Imposante Neuzugänge in Beethovens Kerker
Staatsoper. Camilla Nylund erstmals in Otto Schenks Regie-Klassiker als Leonore. Chen Reiss als Marzelline und Günther Groissböcks Vater Rocco machen das Staatsgefängnis vokal zu einem Fünfsterne-Betrieb.
Camilla Nylund erstmals als Leonore – die Partie ist tückisch und hält auch jenseits der großen Arie Fallstricke verborgen, die auch quasi im letzten Moment noch die Leistung einer Sopranistin schwer beeinträchtigen können. Freilich: Eine dramatische Stimme auf dem Höhepunkt ihrer Entfaltungskraft kann eine „Fidelio“-Aufführung zu einem Fest machen.
Die Nylund, eben erst Sieglinde im zweimaligen „Ring“-Durchlauf der Staatsoper, gab nun ihr Leonoren-Debüt. Die Arie bewältigt sie makellos vom verhaltenen Beginn bis zur leuchtenden Manifestation unwandelbarer Siegesgewissheit. Kein Stein wankt im symphonischen Gestemm, selbst wenn Cornelius Meister am Pult über weite Strecken unter Hochdruck musizieren lässt.
Diese Leonore ist freilich nach allen Richtungen vokal abgesichert. Sie vermöchte im Kerker-Quartett, wo Beethoven die Anforderungen an die Durchschlagskraft der Stimme noch einmal kräftig erhöht, auch einen brutaleren Pizarro als Albert Dohmen einer ist in die Schranken zu weisen.

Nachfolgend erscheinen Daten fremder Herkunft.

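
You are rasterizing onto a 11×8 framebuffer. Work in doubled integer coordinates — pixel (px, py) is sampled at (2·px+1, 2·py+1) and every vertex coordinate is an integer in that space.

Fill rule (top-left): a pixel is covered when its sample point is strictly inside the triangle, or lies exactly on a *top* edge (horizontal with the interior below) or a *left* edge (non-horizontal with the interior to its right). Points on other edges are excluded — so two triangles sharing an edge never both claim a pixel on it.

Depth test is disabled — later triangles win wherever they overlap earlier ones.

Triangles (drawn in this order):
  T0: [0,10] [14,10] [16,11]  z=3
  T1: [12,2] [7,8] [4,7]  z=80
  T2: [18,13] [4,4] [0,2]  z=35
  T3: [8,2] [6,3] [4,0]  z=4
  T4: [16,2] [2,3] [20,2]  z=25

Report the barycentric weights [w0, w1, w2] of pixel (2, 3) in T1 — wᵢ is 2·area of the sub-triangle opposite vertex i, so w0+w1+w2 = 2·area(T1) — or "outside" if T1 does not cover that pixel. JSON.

T0:
  2·area = 14
  edge (0, 10)→(14, 10): d=(14,0) top-left  bias=+0
  edge (14, 10)→(16, 11): d=(2,1) right/bottom  bias=-1
  edge (16, 11)→(0, 10): d=(-16,-1) top-left  bias=+0
  covered (0 px):
    . . . . . . . . . . .
    . . . . . . . . . . .
    . . . . . . . . . . .
    . . . . . . . . . . .
    . . . . . . . . . . .
    . . . . . . . . . . .
    . . . . . . . . . . .
    . . . . . . . . . . .
T1:
  2·area = 23
  edge (12, 2)→(7, 8): d=(-5,6) right/bottom  bias=-1
  edge (7, 8)→(4, 7): d=(-3,-1) top-left  bias=+0
  edge (4, 7)→(12, 2): d=(8,-5) top-left  bias=+0
    (5,1)@(11, 3): e=[1,19,3] → X
    (6,1)@(13, 3): e=[-11,21,13] → .
    (4,2)@(9, 5): e=[3,11,9] → X
    (5,2)@(11, 5): e=[-9,13,19] → .
    (2,3)@(5, 7): e=[17,1,5] → X
    (3,3)@(7, 7): e=[5,3,15] → X
    (4,3)@(9, 7): e=[-7,5,25] → .
    (2,4)@(5, 9): e=[7,-5,21] → .
    (3,4)@(7, 9): e=[-5,-3,31] → .
  covered (4 px):
    . . . . . . . . . . .
    . . . . . X . . . . .
    . . . . X . . . . . .
    . . X X . . . . . . .
    . . . . . . . . . . .
    . . . . . . . . . . .
    . . . . . . . . . . .
    . . . . . . . . . . .
T2:
  2·area = 8  (B↔C swapped to make it positive)
  edge (18, 13)→(0, 2): d=(-18,-11) top-left  bias=+0
  edge (0, 2)→(4, 4): d=(4,2) right/bottom  bias=-1
  edge (4, 4)→(18, 13): d=(14,9) right/bottom  bias=-1
    (2,2)@(5, 5): e=[1,2,5] → X
    (3,2)@(7, 5): e=[23,-2,-13] → .
    (2,3)@(5, 7): e=[-35,10,33] → .
  covered (1 px):
    . . . . . . . . . . .
    . . . . . . . . . . .
    . . X . . . . . . . .
    . . . . . . . . . . .
    . . . . . . . . . . .
    . . . . . . . . . . .
    . . . . . . . . . . .
    . . . . . . . . . . .
T3:
  2·area = 8
  edge (8, 2)→(6, 3): d=(-2,1) right/bottom  bias=-1
  edge (6, 3)→(4, 0): d=(-2,-3) top-left  bias=+0
  edge (4, 0)→(8, 2): d=(4,2) right/bottom  bias=-1
    (2,0)@(5, 1): e=[5,1,2] → X
    (3,0)@(7, 1): e=[3,7,-2] → .
    (2,1)@(5, 3): e=[1,-3,10] → .
  covered (1 px):
    . . X . . . . . . . .
    . . . . . . . . . . .
    . . . . . . . . . . .
    . . . . . . . . . . .
    . . . . . . . . . . .
    . . . . . . . . . . .
    . . . . . . . . . . .
    . . . . . . . . . . .
T4:
  2·area = 4  (B↔C swapped to make it positive)
  edge (16, 2)→(20, 2): d=(4,0) top-left  bias=+0
  edge (20, 2)→(2, 3): d=(-18,1) right/bottom  bias=-1
  edge (2, 3)→(16, 2): d=(14,-1) top-left  bias=+0
  covered (0 px):
    . . . . . . . . . . .
    . . . . . . . . . . .
    . . . . . . . . . . .
    . . . . . . . . . . .
    . . . . . . . . . . .
    . . . . . . . . . . .
    . . . . . . . . . . .
    . . . . . . . . . . .

Result: [1,5,17]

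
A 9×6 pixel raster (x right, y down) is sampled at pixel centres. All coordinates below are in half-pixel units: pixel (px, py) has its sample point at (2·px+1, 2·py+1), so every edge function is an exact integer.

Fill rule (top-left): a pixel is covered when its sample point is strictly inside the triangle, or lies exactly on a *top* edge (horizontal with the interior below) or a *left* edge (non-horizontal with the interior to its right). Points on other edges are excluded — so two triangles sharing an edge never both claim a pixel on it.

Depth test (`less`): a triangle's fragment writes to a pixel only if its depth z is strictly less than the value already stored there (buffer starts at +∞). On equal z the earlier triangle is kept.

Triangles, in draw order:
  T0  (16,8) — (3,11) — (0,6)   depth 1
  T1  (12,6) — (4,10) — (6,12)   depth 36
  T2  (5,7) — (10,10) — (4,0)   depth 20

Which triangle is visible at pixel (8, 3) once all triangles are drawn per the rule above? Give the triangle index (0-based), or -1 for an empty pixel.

T0:
  2·area = 74
  edge (16, 8)→(3, 11): d=(-13,3) right/bottom  bias=-1
  edge (3, 11)→(0, 6): d=(-3,-5) top-left  bias=+0
  edge (0, 6)→(16, 8): d=(16,2) right/bottom  bias=-1
    (0,3)@(1, 7): e=[58,2,14] → █
    (1,3)@(3, 7): e=[52,12,10] → █
    (2,3)@(5, 7): e=[46,22,6] → █
    (3,3)@(7, 7): e=[40,32,2] → █
    (4,3)@(9, 7): e=[34,42,-2] → ·
    (0,4)@(1, 9): e=[32,-4,46] → ·
    (1,4)@(3, 9): e=[26,6,42] → █
    (4,4)@(9, 9): e=[8,36,30] → █
    (5,4)@(11, 9): e=[2,46,26] → █
    (6,4)@(13, 9): e=[-4,56,22] → ·
    (1,5)@(3, 11): e=[0,0,74] → ·  [on edge]
    (2,5)@(5, 11): e=[-6,10,70] → ·
  covered (9 px):
    · · · · · · · · ·
    · · · · · · · · ·
    · · · · · · · · ·
    █ █ █ █ · · · · ·
    · █ █ █ █ █ · · ·
    · · · · · · · · ·
T1:
  2·area = 24  (B↔C swapped to make it positive)
  edge (12, 6)→(6, 12): d=(-6,6) right/bottom  bias=-1
  edge (6, 12)→(4, 10): d=(-2,-2) top-left  bias=+0
  edge (4, 10)→(12, 6): d=(8,-4) top-left  bias=+0
    (8,0)@(17, 1): e=[0,44,-20] → ·  [on edge]
    (7,1)@(15, 3): e=[0,36,-12] → ·  [on edge]
    (6,2)@(13, 5): e=[0,28,-4] → ·  [on edge]
    (0,3)@(1, 7): e=[60,0,-36] → ·  [on edge]
    (5,3)@(11, 7): e=[0,20,4] → ·  [on edge]
    (1,4)@(3, 9): e=[36,0,-12] → ·  [on edge]
    (3,4)@(7, 9): e=[12,8,4] → █
    (4,4)@(9, 9): e=[0,12,12] → ·  [on edge]
    (2,5)@(5, 11): e=[12,0,12] → █  [on edge]
    (3,5)@(7, 11): e=[0,4,20] → ·  [on edge]
  covered (2 px):
    · · · · · · · · ·
    · · · · · · · · ·
    · · · · · · · · ·
    · · · · · · · · ·
    · · · █ · · · · ·
    · · █ · · · · · ·
T2:
  2·area = 32  (B↔C swapped to make it positive)
  edge (5, 7)→(4, 0): d=(-1,-7) top-left  bias=+0
  edge (4, 0)→(10, 10): d=(6,10) right/bottom  bias=-1
  edge (10, 10)→(5, 7): d=(-5,-3) top-left  bias=+0
    (2,1)@(5, 3): e=[4,8,20] → █
    (3,1)@(7, 3): e=[18,-12,26] → ·
    (2,2)@(5, 5): e=[2,20,10] → █
    (3,2)@(7, 5): e=[16,0,16] → ·  [on edge]
    (2,3)@(5, 7): e=[0,32,0] → █  [on edge]
    (3,3)@(7, 7): e=[14,12,6] → █
    (4,3)@(9, 7): e=[28,-8,12] → ·
    (2,4)@(5, 9): e=[-2,44,-10] → ·
    (3,4)@(7, 9): e=[12,24,-4] → ·
    (4,4)@(9, 9): e=[26,4,2] → █
    (5,4)@(11, 9): e=[40,-16,8] → ·
    (4,5)@(9, 11): e=[24,16,-8] → ·
  covered (5 px):
    · · · · · · · · ·
    · · █ · · · · · ·
    · · █ · · · · · ·
    · · █ █ · · · · ·
    · · · · █ · · · ·
    · · · · · · · · ·

Z-buffer (winner per pixel, '.' = empty):
  . . . . . . . . .
  . . 2 . . . . . .
  . . 2 . . . . . .
  0 0 0 0 . . . . .
  . 0 0 0 0 0 . . .
  . . 1 . . . . . .

Result: -1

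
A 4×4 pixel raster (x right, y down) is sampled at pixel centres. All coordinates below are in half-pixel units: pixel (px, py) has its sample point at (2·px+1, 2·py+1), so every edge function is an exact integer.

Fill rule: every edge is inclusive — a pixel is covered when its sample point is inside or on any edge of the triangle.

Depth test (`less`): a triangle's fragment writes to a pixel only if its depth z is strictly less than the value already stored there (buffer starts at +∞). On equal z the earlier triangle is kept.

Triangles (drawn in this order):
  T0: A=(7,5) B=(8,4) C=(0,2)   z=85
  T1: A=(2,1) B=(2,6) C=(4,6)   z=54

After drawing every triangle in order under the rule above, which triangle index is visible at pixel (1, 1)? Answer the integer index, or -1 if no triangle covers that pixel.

T0:
  2·area = 10  (B↔C swapped to make it positive)
  edge (7, 5)→(0, 2): d=(-7,-3) inclusive
  edge (0, 2)→(8, 4): d=(8,2) inclusive
  edge (8, 4)→(7, 5): d=(-1,1) inclusive
    (1,1)@(3, 3): e=[2,2,6] → █
    (2,1)@(5, 3): e=[8,-2,4] → ·
    (1,2)@(3, 5): e=[-12,18,4] → ·
    (3,2)@(7, 5): e=[0,10,0] → █  [on edge]
    (2,3)@(5, 7): e=[-20,30,0] → ·  [on edge]
    (3,3)@(7, 7): e=[-14,26,-2] → ·
  covered (2 px):
    · · · ·
    · █ · ·
    · · · █
    · · · ·
T1:
  2·area = 10  (B↔C swapped to make it positive)
  edge (2, 1)→(4, 6): d=(2,5) inclusive
  edge (4, 6)→(2, 6): d=(-2,0) inclusive
  edge (2, 6)→(2, 1): d=(0,-5) inclusive
    (1,2)@(3, 5): e=[3,2,5] → █
    (2,2)@(5, 5): e=[-7,2,15] → ·
    (1,3)@(3, 7): e=[7,-2,5] → ·
  covered (1 px):
    · · · ·
    · · · ·
    · █ · ·
    · · · ·

Z-buffer (winner per pixel, '.' = empty):
  . . . .
  . 0 . .
  . 1 . 0
  . . . .

Answer: 0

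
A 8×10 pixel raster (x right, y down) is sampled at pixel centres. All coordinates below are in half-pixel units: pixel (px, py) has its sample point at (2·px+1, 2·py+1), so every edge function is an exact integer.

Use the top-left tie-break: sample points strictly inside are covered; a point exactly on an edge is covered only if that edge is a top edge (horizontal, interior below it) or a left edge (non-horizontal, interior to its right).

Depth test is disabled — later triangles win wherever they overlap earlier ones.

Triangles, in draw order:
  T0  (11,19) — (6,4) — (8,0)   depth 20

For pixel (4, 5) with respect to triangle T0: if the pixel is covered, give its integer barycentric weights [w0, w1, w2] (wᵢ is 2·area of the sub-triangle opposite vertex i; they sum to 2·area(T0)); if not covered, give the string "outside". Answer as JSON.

T0:
  2·area = 50
  edge (11, 19)→(6, 4): d=(-5,-15) top-left  bias=+0
  edge (6, 4)→(8, 0): d=(2,-4) top-left  bias=+0
  edge (8, 0)→(11, 19): d=(3,19) right/bottom  bias=-1
    (2,0)@(5, 1): e=[0,-10,60] → .  [on edge]
    (3,1)@(7, 3): e=[20,2,28] → X
    (4,1)@(9, 3): e=[50,10,-10] → .
    (3,2)@(7, 5): e=[10,6,34] → X
    (4,2)@(9, 5): e=[40,14,-4] → .
    (3,3)@(7, 7): e=[0,10,40] → X  [on edge]
    (4,3)@(9, 7): e=[30,18,2] → X
    (5,3)@(11, 7): e=[60,26,-36] → .
    (3,4)@(7, 9): e=[-10,14,46] → .
    (4,4)@(9, 9): e=[20,22,8] → X
    (5,4)@(11, 9): e=[50,30,-30] → .
    (4,5)@(9, 11): e=[10,26,14] → X
    (4,6)@(9, 13): e=[0,30,20] → X  [on edge]
    (5,9)@(11, 19): e=[0,50,0] → .  [on edge]
  covered (7 px):
    . . . . . . . .
    . . . X . . . .
    . . . X . . . .
    . . . X X . . .
    . . . . X . . .
    . . . . X . . .
    . . . . X . . .
    . . . . . . . .
    . . . . . . . .
    . . . . . . . .

Final: [26,14,10]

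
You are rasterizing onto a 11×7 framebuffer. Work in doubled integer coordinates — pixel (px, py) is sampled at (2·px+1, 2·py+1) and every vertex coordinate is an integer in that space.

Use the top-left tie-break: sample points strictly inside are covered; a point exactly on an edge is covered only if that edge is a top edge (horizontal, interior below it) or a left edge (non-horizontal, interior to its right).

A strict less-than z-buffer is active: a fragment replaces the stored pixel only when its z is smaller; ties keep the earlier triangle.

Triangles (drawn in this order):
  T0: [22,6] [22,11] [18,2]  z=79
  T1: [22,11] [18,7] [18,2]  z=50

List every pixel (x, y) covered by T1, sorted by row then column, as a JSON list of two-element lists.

T0:
  2·area = 20
  edge (22, 6)→(22, 11): d=(0,5) right/bottom  bias=-1
  edge (22, 11)→(18, 2): d=(-4,-9) top-left  bias=+0
  edge (18, 2)→(22, 6): d=(4,4) right/bottom  bias=-1
    (8,0)@(17, 1): e=[25,-5,0] → ·  [on edge]
    (9,1)@(19, 3): e=[15,5,0] → ·  [on edge]
    (10,2)@(21, 5): e=[5,15,0] → ·  [on edge]
    (10,3)@(21, 7): e=[5,7,8] → █
    (10,4)@(21, 9): e=[5,-1,16] → ·
  covered (1 px):
    · · · · · · · · · · ·
    · · · · · · · · · · ·
    · · · · · · · · · · ·
    · · · · · · · · · · █
    · · · · · · · · · · ·
    · · · · · · · · · · ·
    · · · · · · · · · · ·
T1:
  2·area = 20
  edge (22, 11)→(18, 7): d=(-4,-4) top-left  bias=+0
  edge (18, 7)→(18, 2): d=(0,-5) top-left  bias=+0
  edge (18, 2)→(22, 11): d=(4,9) right/bottom  bias=-1
    (9,2)@(19, 5): e=[12,5,3] → █
    (10,2)@(21, 5): e=[20,15,-15] → ·
    (9,3)@(19, 7): e=[4,5,11] → █
    (10,3)@(21, 7): e=[12,15,-7] → ·
    (9,4)@(19, 9): e=[-4,5,19] → ·
    (10,4)@(21, 9): e=[4,15,1] → █
    (10,5)@(21, 11): e=[-4,15,9] → ·
  covered (3 px):
    · · · · · · · · · · ·
    · · · · · · · · · · ·
    · · · · · · · · · █ ·
    · · · · · · · · · █ ·
    · · · · · · · · · · █
    · · · · · · · · · · ·
    · · · · · · · · · · ·

Result: [[9,2],[9,3],[10,4]]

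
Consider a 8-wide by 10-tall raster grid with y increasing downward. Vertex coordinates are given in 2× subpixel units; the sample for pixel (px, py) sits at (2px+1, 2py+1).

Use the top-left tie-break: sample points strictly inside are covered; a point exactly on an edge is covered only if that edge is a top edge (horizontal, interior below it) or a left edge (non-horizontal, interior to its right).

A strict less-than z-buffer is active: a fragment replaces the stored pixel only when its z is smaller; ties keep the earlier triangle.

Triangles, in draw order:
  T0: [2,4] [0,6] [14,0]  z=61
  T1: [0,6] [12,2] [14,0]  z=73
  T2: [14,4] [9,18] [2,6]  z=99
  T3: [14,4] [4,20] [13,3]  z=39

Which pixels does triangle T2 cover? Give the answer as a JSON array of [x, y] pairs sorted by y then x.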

Die Wandlungsfähigkeit einer Heroine
Sie ist aber ebenso imstande, in den Ensemblesätzen des „Singspielteils“der Oper ganz behutsam und harmonisch mit dem lyrischen Sopran von Chen Reiss zu duettieren. Wenig später dann mühelos mit dem schwer gewordenen, aber imposanten Heldentenor des Peter Seiffert mithalten zu können, das macht Nylund zu einer Idealbesetzung für diese Partie: Leonore/Fidelio muss sich nicht nur als Darstellerin vollkommen verwandeln können . . .
Nebst der resoluten, aber (vor allem in der Arie) auch höchst sensiblen Marzelline von Chen Reiss führen im Gefängnishof Jörg Schneiders exzellenter Jaquino und – wie Reiss und Nylund ein Debütant – Günther Groissböck das Regiment. Groissböcks runder, schöner Bass lässt sogar in der Gemütlichkeit der „Goldarie“bei aller Noblesse noch charakteristische Zwischentöne hören – ein von ihm betreutes Gefängnis firmiert vokal jedenfalls in der Fünf-Sterne-Liga.
Boaz Daniel beruhigt als souveräner Minister im Finale die aufgewühlten Chormassen – zuletzt ist wirklich alles im Lot.